Buy Two Get Some Drivel Free

1434 by Gavin Menzies (Harper Collins) 2008
I blame Waterstone's and their wretched 3 for 2 offers. You find a book you half fancy and discover it is part of a 3 for 2 offer. You think you might as well see if there is a second book that would help make up the triptych, and - guess what - there is that illustrated history of Mongolian horse brasses that the Observer raved on about last Sunday. So all you need now is a third, and you can be really adventurous about the choice because it is what they call on Match of the Day a "free header". They seem to have a big pile of these chunky red books and they are obviously selling very well and it has diagrams, pictures and footnotes. Well, why not?
It is thus that I acquired a copy of 1421 by Gavin Menzies. It carries the impressive subtitle "The Year A Magnificent Chinese Fleet Sailed To Italy And Ignited The Renaissance" It is from "the international bestselling author" of "1421 : The Year China Discovered America". It is copiously illustrated and comes with a website-full of supplementary material, thirty pages of chapter notes, and a 15 page bibliography. And it is utter drivel.
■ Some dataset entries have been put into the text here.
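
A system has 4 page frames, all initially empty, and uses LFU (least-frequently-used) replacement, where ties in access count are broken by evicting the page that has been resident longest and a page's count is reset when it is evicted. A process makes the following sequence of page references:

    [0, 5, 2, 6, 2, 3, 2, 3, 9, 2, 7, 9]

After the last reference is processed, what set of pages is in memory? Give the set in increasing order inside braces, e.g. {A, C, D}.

{2, 3, 7, 9}

0 -> miss, frames [0]
5 -> miss, frames [0, 5]
2 -> miss, frames [0, 5, 2]
6 -> miss, frames [0, 5, 2, 6]
2 -> hit
3 -> miss, evict 0, frames [5, 2, 6, 3]
2 -> hit
3 -> hit
9 -> miss, evict 5, frames [2, 6, 3, 9]
2 -> hit
7 -> miss, evict 6, frames [2, 3, 9, 7]
9 -> hit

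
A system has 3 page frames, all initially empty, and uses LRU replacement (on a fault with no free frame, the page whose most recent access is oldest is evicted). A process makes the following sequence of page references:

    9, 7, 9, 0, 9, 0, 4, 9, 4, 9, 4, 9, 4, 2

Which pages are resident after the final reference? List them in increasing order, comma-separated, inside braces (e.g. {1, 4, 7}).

9 → miss, frames (9)
7 → miss, frames (9 7)
9 → hit
0 → miss, frames (7 9 0)
9 → hit
0 → hit
4 → miss, evict 7, frames (9 0 4)
9 → hit
4 → hit
9 → hit
4 → hit
9 → hit
4 → hit
2 → miss, evict 0, frames (9 4 2)

{2, 4, 9}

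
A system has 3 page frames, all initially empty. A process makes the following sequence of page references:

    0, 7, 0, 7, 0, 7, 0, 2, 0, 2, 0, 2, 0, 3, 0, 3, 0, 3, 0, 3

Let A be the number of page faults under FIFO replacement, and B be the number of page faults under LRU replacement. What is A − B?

Under FIFO: F F . . . . . F . . . . . F F . . . . . → 5 faults.
Under LRU: F F . . . . . F . . . . . F . . . . . . → 4 faults.
A − B = 5 − 4 = 1.

1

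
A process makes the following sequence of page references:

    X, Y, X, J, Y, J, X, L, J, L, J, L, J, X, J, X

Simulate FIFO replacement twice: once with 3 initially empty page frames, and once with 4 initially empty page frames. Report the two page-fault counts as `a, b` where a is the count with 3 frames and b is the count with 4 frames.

3 frames: F F . F . . . F . . . . . F . . → 5 faults.
4 frames: F F . F . . . F . . . . . . . . → 4 faults.
4 < 5: adding a frame reduced faults, as is typical.

5, 4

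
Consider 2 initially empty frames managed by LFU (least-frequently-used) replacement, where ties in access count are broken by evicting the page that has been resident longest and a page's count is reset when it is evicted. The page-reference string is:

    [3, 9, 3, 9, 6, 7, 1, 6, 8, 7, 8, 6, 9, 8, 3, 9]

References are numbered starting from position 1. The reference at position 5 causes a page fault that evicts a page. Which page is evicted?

pos 1: 3 -> miss, frames [3]
pos 2: 9 -> miss, frames [3, 9]
pos 3: 3 -> hit
pos 4: 9 -> hit
pos 5: 6 -> miss, evict 3, frames [9, 6]
At position 5, page 3 is evicted.

3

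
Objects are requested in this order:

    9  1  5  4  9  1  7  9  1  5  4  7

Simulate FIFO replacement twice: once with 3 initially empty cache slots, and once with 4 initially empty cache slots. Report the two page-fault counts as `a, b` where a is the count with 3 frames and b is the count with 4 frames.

9, 10

3 frames: F F F F F F F . . F F . → 9 faults.
4 frames: F F F F . . F F F F F F → 10 faults.
10 > 9: adding a frame increased faults — Belady's anomaly.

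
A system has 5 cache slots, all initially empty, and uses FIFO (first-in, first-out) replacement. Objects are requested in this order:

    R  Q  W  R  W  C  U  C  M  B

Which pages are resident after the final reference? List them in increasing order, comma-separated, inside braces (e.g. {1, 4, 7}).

{B, C, M, U, W}

R -> fault, frames [R]
Q -> fault, frames [R, Q]
W -> fault, frames [R, Q, W]
R -> hit
W -> hit
C -> fault, frames [R, Q, W, C]
U -> fault, frames [R, Q, W, C, U]
C -> hit
M -> fault, evict R, frames [Q, W, C, U, M]
B -> fault, evict Q, frames [W, C, U, M, B]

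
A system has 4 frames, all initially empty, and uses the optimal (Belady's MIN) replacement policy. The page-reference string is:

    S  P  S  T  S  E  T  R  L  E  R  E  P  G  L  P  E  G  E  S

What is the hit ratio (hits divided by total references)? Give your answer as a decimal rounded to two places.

S: fault, frames {S}
P: fault, frames {S,P}
S: hit
T: fault, frames {S,P,T}
S: hit
E: fault, frames {S,P,T,E}
T: hit
R: fault, evict T, frames {S,P,E,R}
L: fault, evict S, frames {P,E,R,L}
E: hit
R: hit
E: hit
P: hit
G: fault, evict R, frames {P,E,L,G}
L: hit
P: hit
E: hit
G: hit
E: hit
S: fault, evict G, frames {P,E,L,S}
Hits: 12 of 20 references → 12/20 = 0.6000.

0.60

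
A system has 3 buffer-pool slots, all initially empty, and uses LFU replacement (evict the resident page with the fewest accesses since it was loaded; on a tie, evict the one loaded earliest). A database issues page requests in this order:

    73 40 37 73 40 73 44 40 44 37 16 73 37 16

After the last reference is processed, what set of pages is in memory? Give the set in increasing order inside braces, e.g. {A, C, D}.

73 → miss, frames {73}
40 → miss, frames {73,40}
37 → miss, frames {73,40,37}
73 → hit
40 → hit
73 → hit
44 → miss, evict 37, frames {73,40,44}
40 → hit
44 → hit
37 → miss, evict 44, frames {73,40,37}
16 → miss, evict 37, frames {73,40,16}
73 → hit
37 → miss, evict 16, frames {73,40,37}
16 → miss, evict 37, frames {73,40,16}

{16, 40, 73}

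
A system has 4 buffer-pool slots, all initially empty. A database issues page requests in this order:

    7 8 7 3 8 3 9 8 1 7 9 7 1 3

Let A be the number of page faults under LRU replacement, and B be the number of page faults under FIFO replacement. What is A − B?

Under LRU: F F . F . . F . F F . . . F → 7 faults.
Under FIFO: F F . F . . F . F F . . . . → 6 faults.
A − B = 7 − 6 = 1.

1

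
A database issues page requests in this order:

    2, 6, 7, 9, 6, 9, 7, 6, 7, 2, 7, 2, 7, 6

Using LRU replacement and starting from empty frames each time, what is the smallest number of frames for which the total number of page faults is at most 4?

4

f=1: 14 faults
f=2: 9 faults
f=3: 5 faults
f=4: 4 faults
Smallest f with faults ≤ 4 is 4.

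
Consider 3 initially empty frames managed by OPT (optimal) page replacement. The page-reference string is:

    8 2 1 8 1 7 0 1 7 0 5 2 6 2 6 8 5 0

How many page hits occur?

8

8 → miss, frames (8)
2 → miss, frames (8 2)
1 → miss, frames (8 2 1)
8 → hit
1 → hit
7 → miss, evict 8, frames (2 1 7)
0 → miss, evict 2, frames (1 7 0)
1 → hit
7 → hit
0 → hit
5 → miss, evict 7, frames (1 0 5)
2 → miss, evict 1, frames (0 5 2)
6 → miss, evict 0, frames (5 2 6)
2 → hit
6 → hit
8 → miss, evict 6, frames (5 2 8)
5 → hit
0 → miss, evict 8, frames (5 2 0)
Hits: 8.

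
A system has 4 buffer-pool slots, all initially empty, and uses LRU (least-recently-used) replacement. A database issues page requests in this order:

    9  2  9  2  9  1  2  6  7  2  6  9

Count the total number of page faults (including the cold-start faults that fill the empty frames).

6

9 → fault, frames (9)
2 → fault, frames (9 2)
9 → hit
2 → hit
9 → hit
1 → fault, frames (2 9 1)
2 → hit
6 → fault, frames (9 1 2 6)
7 → fault, evict 9, frames (1 2 6 7)
2 → hit
6 → hit
9 → fault, evict 1, frames (7 2 6 9)
Page faults: 6.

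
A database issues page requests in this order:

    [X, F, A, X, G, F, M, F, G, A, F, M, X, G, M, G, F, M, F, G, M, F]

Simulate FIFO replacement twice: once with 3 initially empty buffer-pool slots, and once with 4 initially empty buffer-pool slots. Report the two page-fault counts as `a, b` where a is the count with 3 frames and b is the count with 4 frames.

11, 7

3 frames: F F F . F . F F . F . . F F F . F . . . . . → 11 faults.
4 frames: F F F . F . F . . . . . F . . . F . . . . . → 7 faults.
7 < 11: adding a frame reduced faults, as is typical.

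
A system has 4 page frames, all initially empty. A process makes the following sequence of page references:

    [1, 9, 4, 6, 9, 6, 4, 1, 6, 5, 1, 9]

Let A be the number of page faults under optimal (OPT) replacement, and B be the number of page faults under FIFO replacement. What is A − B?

Under OPT: F F F F . . . . . F . . → 5 faults.
Under FIFO: F F F F . . . . . F F F → 7 faults.
A − B = 5 − 7 = -2.

-2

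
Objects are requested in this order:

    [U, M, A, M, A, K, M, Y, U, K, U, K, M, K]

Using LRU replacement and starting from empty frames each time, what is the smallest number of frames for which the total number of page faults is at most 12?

f=1: 14 faults
f=2: 9 faults
f=3: 8 faults
f=4: 6 faults
f=5: 5 faults
Smallest f with faults ≤ 12 is 2.

2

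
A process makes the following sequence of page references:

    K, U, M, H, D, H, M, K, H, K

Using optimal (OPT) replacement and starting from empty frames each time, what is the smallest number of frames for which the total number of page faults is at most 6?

3

f=1: 10 faults
f=2: 7 faults
f=3: 6 faults
f=4: 5 faults
f=5: 5 faults
Smallest f with faults ≤ 6 is 3.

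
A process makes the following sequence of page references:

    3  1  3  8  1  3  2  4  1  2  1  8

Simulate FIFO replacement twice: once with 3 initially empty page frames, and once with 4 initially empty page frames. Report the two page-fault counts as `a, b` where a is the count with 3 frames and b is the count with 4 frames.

7, 5

3 frames: F F . F . . F F F . . F → 7 faults.
4 frames: F F . F . . F F . . . . → 5 faults.
5 < 7: adding a frame reduced faults, as is typical.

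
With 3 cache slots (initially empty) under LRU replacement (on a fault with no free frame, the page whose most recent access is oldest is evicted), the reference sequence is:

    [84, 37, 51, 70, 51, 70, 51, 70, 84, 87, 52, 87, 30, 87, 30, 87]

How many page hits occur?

84: fault, frames (84)
37: fault, frames (84 37)
51: fault, frames (84 37 51)
70: fault, evict 84, frames (37 51 70)
51: hit
70: hit
51: hit
70: hit
84: fault, evict 37, frames (51 70 84)
87: fault, evict 51, frames (70 84 87)
52: fault, evict 70, frames (84 87 52)
87: hit
30: fault, evict 84, frames (52 87 30)
87: hit
30: hit
87: hit
Hits: 8.

8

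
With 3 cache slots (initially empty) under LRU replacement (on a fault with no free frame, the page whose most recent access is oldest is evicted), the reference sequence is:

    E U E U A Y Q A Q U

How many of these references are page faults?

E → fault, frames (E)
U → fault, frames (E U)
E → hit
U → hit
A → fault, frames (E U A)
Y → fault, evict E, frames (U A Y)
Q → fault, evict U, frames (A Y Q)
A → hit
Q → hit
U → fault, evict Y, frames (A Q U)
Page faults: 6.

6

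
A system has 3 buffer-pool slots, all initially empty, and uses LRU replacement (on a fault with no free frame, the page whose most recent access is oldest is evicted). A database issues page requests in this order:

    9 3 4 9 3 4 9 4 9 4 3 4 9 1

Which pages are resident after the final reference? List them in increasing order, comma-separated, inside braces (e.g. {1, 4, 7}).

{1, 4, 9}

9: miss, frames [9]
3: miss, frames [9, 3]
4: miss, frames [9, 3, 4]
9: hit
3: hit
4: hit
9: hit
4: hit
9: hit
4: hit
3: hit
4: hit
9: hit
1: miss, evict 3, frames [4, 9, 1]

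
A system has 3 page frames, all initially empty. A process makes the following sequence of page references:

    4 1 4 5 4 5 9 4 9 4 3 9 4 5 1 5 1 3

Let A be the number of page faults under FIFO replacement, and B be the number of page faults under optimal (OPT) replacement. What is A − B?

1

Under FIFO: F F . F . . F F . . F . . F F . . . → 8 faults.
Under OPT: F F . F . . F . . . F . . F F . . . → 7 faults.
A − B = 8 − 7 = 1.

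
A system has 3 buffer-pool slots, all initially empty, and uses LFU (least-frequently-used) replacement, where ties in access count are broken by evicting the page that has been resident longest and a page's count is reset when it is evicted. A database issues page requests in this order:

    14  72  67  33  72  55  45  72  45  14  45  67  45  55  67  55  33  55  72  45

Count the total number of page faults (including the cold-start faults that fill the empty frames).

13

14 → fault, frames (14)
72 → fault, frames (14 72)
67 → fault, frames (14 72 67)
33 → fault, evict 14, frames (72 67 33)
72 → hit
55 → fault, evict 67, frames (72 33 55)
45 → fault, evict 33, frames (72 55 45)
72 → hit
45 → hit
14 → fault, evict 55, frames (72 45 14)
45 → hit
67 → fault, evict 14, frames (72 45 67)
45 → hit
55 → fault, evict 67, frames (72 45 55)
67 → fault, evict 55, frames (72 45 67)
55 → fault, evict 67, frames (72 45 55)
33 → fault, evict 55, frames (72 45 33)
55 → fault, evict 33, frames (72 45 55)
72 → hit
45 → hit
Page faults: 13.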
You don't need to plough your way through 50 of the 370 pages, as I did, to reach this conclusion : the warning signs are there early on. It is written in a strange style which sets out a collection of loosely associated conjectures all of which are accompanied by reference to some relatively obscure text. It avoids both the development of a logical narrative and the construction of a coherent argument. The author constantly backs up claims about this largely fanciful 15th century Chinese fleet by reference to his own experiences as the captain of a Royal Navy submarine in the 1960s which seems a somewhat tenuous accreditation. It stretches even the wildest imagination by making claims that are more ridiculous than fanciful (the Chinese fleet got to Europe by sailing up an early version of the Suez Canal!). It constantly claims that there is a mass of supporting evidence on the website operated by the author and "his team of researchers".  All in all, it is a waste of time, a waste of space and a waste of a "get one free". I blame Waterstone's : not for their 3 for 2 offers, but for stocking this claptrap.